Speaking to State House correspondents through his spokesman, Mr Olusegun Adeniyi, Yar'Adua decried a continuous linkage of every public policy to ethnicity, saying that every well-meaning Nigerian must be wary of the resurfacing of ethnic politics in the nation's polity.



He said the primary purpose of introducing the tenure system was to institute due process in the appointment of directors and permanent secretaries, arrest the succession crisis in the service, create vacancies, reinvigorate the system, and boost the morale of qualified and deserving officers.



According to Adeniyi, Yar'Adua was not happy with the new trend of ethnicisation of politics and politicisation of ethnicity in Nigeria, and wondered why the introduction of tenure for permanent secretaries and directors in the Federal Civil Service should be a thing of apprehension when the exercise "is already boosting morale within the system."



The presidency was particularly irked by those it believed were out to misrepresent the facts contained in the approval granted by the president.

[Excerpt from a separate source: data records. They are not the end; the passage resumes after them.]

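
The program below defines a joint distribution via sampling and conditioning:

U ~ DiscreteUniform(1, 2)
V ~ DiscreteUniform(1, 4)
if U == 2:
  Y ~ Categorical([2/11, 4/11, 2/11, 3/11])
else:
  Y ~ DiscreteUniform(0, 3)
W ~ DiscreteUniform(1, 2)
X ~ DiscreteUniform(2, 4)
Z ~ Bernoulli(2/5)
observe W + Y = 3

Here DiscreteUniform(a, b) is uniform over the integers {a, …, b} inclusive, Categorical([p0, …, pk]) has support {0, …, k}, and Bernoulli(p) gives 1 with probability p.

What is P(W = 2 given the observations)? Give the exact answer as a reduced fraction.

P(W = 2 | obs) = 27/46

Enumerate traces; 96 have nonzero weight after conditioning:
  (U=1, V=1, Y=1, W=2, X=2, Z=0) weight 1/320
  (U=1, V=1, Y=1, W=2, X=2, Z=1) weight 1/480
  (U=1, V=1, Y=1, W=2, X=3, Z=0) weight 1/320
  (U=1, V=1, Y=1, W=2, X=3, Z=1) weight 1/480
  (U=1, V=1, Y=1, W=2, X=4, Z=0) weight 1/320
  (U=1, V=1, Y=1, W=2, X=4, Z=1) weight 1/480
  (U=1, V=1, Y=2, W=1, X=2, Z=0) weight 1/320
  (U=1, V=1, Y=2, W=1, X=2, Z=1) weight 1/480
  … 88 more
Group by W:
  weight(W=1) = 19/176
  weight(W=2) = 27/176
Total weight = 19/176 + 27/176 = 23/88
P(W=1 | obs) = 19/176 / 23/88 = 19/46
P(W=2 | obs) = 27/176 / 23/88 = 27/46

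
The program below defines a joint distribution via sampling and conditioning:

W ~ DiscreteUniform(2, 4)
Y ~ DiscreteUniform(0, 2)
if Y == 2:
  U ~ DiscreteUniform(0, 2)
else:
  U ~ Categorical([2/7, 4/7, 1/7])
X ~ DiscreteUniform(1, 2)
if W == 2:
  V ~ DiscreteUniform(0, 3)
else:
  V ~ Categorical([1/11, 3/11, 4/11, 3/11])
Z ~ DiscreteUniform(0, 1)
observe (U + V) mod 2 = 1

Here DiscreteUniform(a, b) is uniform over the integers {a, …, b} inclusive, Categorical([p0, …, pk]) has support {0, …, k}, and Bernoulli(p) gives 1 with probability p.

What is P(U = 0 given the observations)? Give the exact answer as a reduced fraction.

Enumerate traces; 216 have nonzero weight after conditioning:
  (W=2, Y=0, U=0, X=1, V=1, Z=0) weight 1/504
  (W=2, Y=0, U=0, X=1, V=1, Z=1) weight 1/504
  (W=2, Y=0, U=0, X=1, V=3, Z=0) weight 1/504
  (W=2, Y=0, U=0, X=1, V=3, Z=1) weight 1/504
  (W=2, Y=0, U=0, X=2, V=1, Z=0) weight 1/504
  (W=2, Y=0, U=0, X=2, V=1, Z=1) weight 1/504
  (W=2, Y=0, U=0, X=2, V=3, Z=0) weight 1/504
  (W=2, Y=0, U=0, X=2, V=3, Z=1) weight 1/504
  (W=2, Y=0, U=1, X=1, V=0, Z=0) weight 1/252
  (W=2, Y=0, U=2, X=1, V=1, Z=0) weight 1/1008
  … 206 more
Group by U:
  weight(U=0) = 95/594
  weight(U=1) = 961/4158
  weight(U=2) = 65/594
Total weight = 95/594 + 961/4158 + 65/594 = 2081/4158
P(U=0 | obs) = 95/594 / 2081/4158 = 665/2081
P(U=1 | obs) = 961/4158 / 2081/4158 = 961/2081
P(U=2 | obs) = 65/594 / 2081/4158 = 455/2081

P(U = 0 | obs) = 665/2081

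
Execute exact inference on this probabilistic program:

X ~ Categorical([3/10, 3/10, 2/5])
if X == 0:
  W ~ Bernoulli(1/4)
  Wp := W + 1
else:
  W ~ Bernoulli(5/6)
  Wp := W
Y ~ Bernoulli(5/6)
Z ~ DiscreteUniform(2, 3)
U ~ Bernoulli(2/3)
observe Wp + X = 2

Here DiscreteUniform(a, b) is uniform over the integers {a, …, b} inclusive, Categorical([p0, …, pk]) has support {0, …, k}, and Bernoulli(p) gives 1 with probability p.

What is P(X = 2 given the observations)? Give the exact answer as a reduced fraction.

Enumerate traces; 24 have nonzero weight after conditioning:
  (X=0, W=1, Y=0, Z=2, U=0) weight 1/480
  (X=0, W=1, Y=0, Z=2, U=1) weight 1/240
  (X=0, W=1, Y=0, Z=3, U=0) weight 1/480
  (X=0, W=1, Y=0, Z=3, U=1) weight 1/240
  (X=0, W=1, Y=1, Z=2, U=0) weight 1/96
  (X=0, W=1, Y=1, Z=2, U=1) weight 1/48
  (X=0, W=1, Y=1, Z=3, U=0) weight 1/96
  (X=0, W=1, Y=1, Z=3, U=1) weight 1/48
  (X=1, W=1, Y=0, Z=2, U=0) weight 1/144
  (X=2, W=0, Y=0, Z=2, U=0) weight 1/540
  … 14 more
Group by X:
  weight(X=0) = 3/40
  weight(X=1) = 1/4
  weight(X=2) = 1/15
Total weight = 3/40 + 1/4 + 1/15 = 47/120
P(X=0 | obs) = 3/40 / 47/120 = 9/47
P(X=1 | obs) = 1/4 / 47/120 = 30/47
P(X=2 | obs) = 1/15 / 47/120 = 8/47

P(X = 2 | obs) = 8/47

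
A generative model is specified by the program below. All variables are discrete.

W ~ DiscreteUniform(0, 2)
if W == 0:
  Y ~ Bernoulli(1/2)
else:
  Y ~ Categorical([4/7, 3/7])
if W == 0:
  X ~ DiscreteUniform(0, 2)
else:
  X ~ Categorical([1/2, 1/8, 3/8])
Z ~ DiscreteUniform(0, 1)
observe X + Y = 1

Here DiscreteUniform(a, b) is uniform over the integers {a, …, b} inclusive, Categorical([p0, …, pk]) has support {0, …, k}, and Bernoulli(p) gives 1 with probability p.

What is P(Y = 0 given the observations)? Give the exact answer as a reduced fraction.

P(Y = 0 | obs) = 13/38

Enumerate traces; 12 have nonzero weight after conditioning:
  (W=0, Y=0, X=1, Z=0) weight 1/36
  (W=0, Y=0, X=1, Z=1) weight 1/36
  (W=0, Y=1, X=0, Z=0) weight 1/36
  (W=0, Y=1, X=0, Z=1) weight 1/36
  (W=1, Y=0, X=1, Z=0) weight 1/84
  (W=1, Y=0, X=1, Z=1) weight 1/84
  (W=1, Y=1, X=0, Z=0) weight 1/28
  (W=1, Y=1, X=0, Z=1) weight 1/28
  … 4 more
Group by Y:
  weight(Y=0) = 13/126
  weight(Y=1) = 25/126
Total weight = 13/126 + 25/126 = 19/63
P(Y=0 | obs) = 13/126 / 19/63 = 13/38
P(Y=1 | obs) = 25/126 / 19/63 = 25/38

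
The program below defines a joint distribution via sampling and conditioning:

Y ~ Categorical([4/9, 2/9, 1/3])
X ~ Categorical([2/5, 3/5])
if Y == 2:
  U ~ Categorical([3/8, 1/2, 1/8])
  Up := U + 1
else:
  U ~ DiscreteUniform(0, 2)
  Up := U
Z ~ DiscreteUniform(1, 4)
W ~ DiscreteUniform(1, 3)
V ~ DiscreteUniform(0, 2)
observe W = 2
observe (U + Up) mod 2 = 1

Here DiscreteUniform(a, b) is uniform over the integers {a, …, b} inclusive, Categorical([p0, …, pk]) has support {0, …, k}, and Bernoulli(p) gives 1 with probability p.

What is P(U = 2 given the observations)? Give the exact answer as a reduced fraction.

P(U = 2 | obs) = 1/8

Enumerate traces; 72 have nonzero weight after conditioning:
  (Y=2, X=0, U=0, Z=1, W=2, V=0) weight 1/720
  (Y=2, X=0, U=0, Z=1, W=2, V=1) weight 1/720
  (Y=2, X=0, U=0, Z=1, W=2, V=2) weight 1/720
  (Y=2, X=0, U=0, Z=2, W=2, V=0) weight 1/720
  (Y=2, X=0, U=0, Z=2, W=2, V=1) weight 1/720
  (Y=2, X=0, U=0, Z=2, W=2, V=2) weight 1/720
  (Y=2, X=0, U=0, Z=3, W=2, V=0) weight 1/720
  (Y=2, X=0, U=0, Z=3, W=2, V=1) weight 1/720
  (Y=2, X=0, U=1, Z=1, W=2, V=0) weight 1/540
  (Y=2, X=0, U=2, Z=1, W=2, V=0) weight 1/2160
  … 62 more
Group by U:
  weight(U=0) = 1/24
  weight(U=1) = 1/18
  weight(U=2) = 1/72
Total weight = 1/24 + 1/18 + 1/72 = 1/9
P(U=0 | obs) = 1/24 / 1/9 = 3/8
P(U=1 | obs) = 1/18 / 1/9 = 1/2
P(U=2 | obs) = 1/72 / 1/9 = 1/8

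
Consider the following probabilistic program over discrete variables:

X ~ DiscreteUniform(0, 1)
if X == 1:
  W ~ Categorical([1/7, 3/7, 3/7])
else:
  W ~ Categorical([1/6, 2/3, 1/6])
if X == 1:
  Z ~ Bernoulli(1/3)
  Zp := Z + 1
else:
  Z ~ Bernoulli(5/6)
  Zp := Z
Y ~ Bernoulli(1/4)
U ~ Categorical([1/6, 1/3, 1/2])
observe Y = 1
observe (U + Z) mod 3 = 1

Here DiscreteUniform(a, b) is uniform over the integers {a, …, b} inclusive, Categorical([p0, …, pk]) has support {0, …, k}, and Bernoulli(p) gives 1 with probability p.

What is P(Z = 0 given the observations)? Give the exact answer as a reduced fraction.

P(Z = 0 | obs) = 10/17

Enumerate traces; 12 have nonzero weight after conditioning:
  (X=0, W=0, Z=0, Y=1, U=1) weight 1/864
  (X=0, W=0, Z=1, Y=1, U=0) weight 5/1728
  (X=0, W=1, Z=0, Y=1, U=1) weight 1/216
  (X=0, W=1, Z=1, Y=1, U=0) weight 5/432
  (X=0, W=2, Z=0, Y=1, U=1) weight 1/864
  (X=0, W=2, Z=1, Y=1, U=0) weight 5/1728
  (X=1, W=0, Z=0, Y=1, U=1) weight 1/252
  (X=1, W=0, Z=1, Y=1, U=0) weight 1/1008
  … 4 more
Group by Z:
  weight(Z=0) = 5/144
  weight(Z=1) = 7/288
Total weight = 5/144 + 7/288 = 17/288
P(Z=0 | obs) = 5/144 / 17/288 = 10/17
P(Z=1 | obs) = 7/288 / 17/288 = 7/17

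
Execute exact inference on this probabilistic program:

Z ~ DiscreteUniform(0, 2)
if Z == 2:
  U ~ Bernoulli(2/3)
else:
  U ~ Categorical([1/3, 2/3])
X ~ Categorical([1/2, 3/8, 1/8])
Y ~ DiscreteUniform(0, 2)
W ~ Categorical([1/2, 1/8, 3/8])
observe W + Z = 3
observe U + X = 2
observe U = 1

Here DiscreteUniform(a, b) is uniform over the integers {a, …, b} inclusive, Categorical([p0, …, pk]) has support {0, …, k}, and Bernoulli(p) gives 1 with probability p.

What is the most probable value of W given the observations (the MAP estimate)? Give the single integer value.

Enumerate traces; 6 have nonzero weight after conditioning:
  (Z=1, U=1, X=1, Y=0, W=2) weight 1/96
  (Z=1, U=1, X=1, Y=1, W=2) weight 1/96
  (Z=1, U=1, X=1, Y=2, W=2) weight 1/96
  (Z=2, U=1, X=1, Y=0, W=1) weight 1/288
  (Z=2, U=1, X=1, Y=1, W=1) weight 1/288
  (Z=2, U=1, X=1, Y=2, W=1) weight 1/288
Group by W:
  weight(W=1) = 1/96
  weight(W=2) = 1/32
Total weight = 1/96 + 1/32 = 1/24
P(W=1 | obs) = 1/96 / 1/24 = 1/4
P(W=2 | obs) = 1/32 / 1/24 = 3/4
argmax = 2

argmax_v P(W = v | obs) = 2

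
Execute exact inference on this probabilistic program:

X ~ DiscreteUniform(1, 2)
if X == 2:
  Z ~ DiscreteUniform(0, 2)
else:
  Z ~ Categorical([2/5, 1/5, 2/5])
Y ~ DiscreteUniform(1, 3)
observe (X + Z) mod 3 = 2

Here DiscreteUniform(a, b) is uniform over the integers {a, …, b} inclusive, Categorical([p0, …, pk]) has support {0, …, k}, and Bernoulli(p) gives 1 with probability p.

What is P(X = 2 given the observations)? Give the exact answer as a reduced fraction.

Enumerate traces; 6 have nonzero weight after conditioning:
  (X=1, Z=1, Y=1) weight 1/30
  (X=1, Z=1, Y=2) weight 1/30
  (X=1, Z=1, Y=3) weight 1/30
  (X=2, Z=0, Y=1) weight 1/18
  (X=2, Z=0, Y=2) weight 1/18
  (X=2, Z=0, Y=3) weight 1/18
Group by X:
  weight(X=1) = 1/10
  weight(X=2) = 1/6
Total weight = 1/10 + 1/6 = 4/15
P(X=1 | obs) = 1/10 / 4/15 = 3/8
P(X=2 | obs) = 1/6 / 4/15 = 5/8

P(X = 2 | obs) = 5/8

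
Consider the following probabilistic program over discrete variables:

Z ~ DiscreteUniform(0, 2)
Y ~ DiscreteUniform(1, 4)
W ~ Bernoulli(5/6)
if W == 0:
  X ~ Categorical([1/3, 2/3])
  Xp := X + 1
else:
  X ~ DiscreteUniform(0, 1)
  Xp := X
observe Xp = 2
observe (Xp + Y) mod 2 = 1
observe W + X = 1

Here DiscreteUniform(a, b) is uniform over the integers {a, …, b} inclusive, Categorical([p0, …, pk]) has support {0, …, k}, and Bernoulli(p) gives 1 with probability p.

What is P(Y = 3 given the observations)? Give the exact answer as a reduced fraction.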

Adeniyi said: "What is particularly unfortunate is the recourse to ethnicity whenever some interests are affected by crucial decisions taken in promotion of national well-being.



"While no one has faulted the exercise, there is now a whispering campaign that it is targeted against the North simply because the Head of the Civil Service of the Federation, Mr. Steve Oronsaye, is from Edo State; the same way those affected by the banking reform would argue it is targeted against the South because the CBN Governor, Mr Sanusi Lamido Sanusi, hails from Kano!"



He added, "While the Nigerian civil service has undergone several reforms and will continue to undergo reforms in conformity with the ever-changing times and circumstances, the latest exercise, which has been approved by President Umaru Musa Yar'Adua, is the tenure for permanent secretaries and directors in the Federal Civil Service."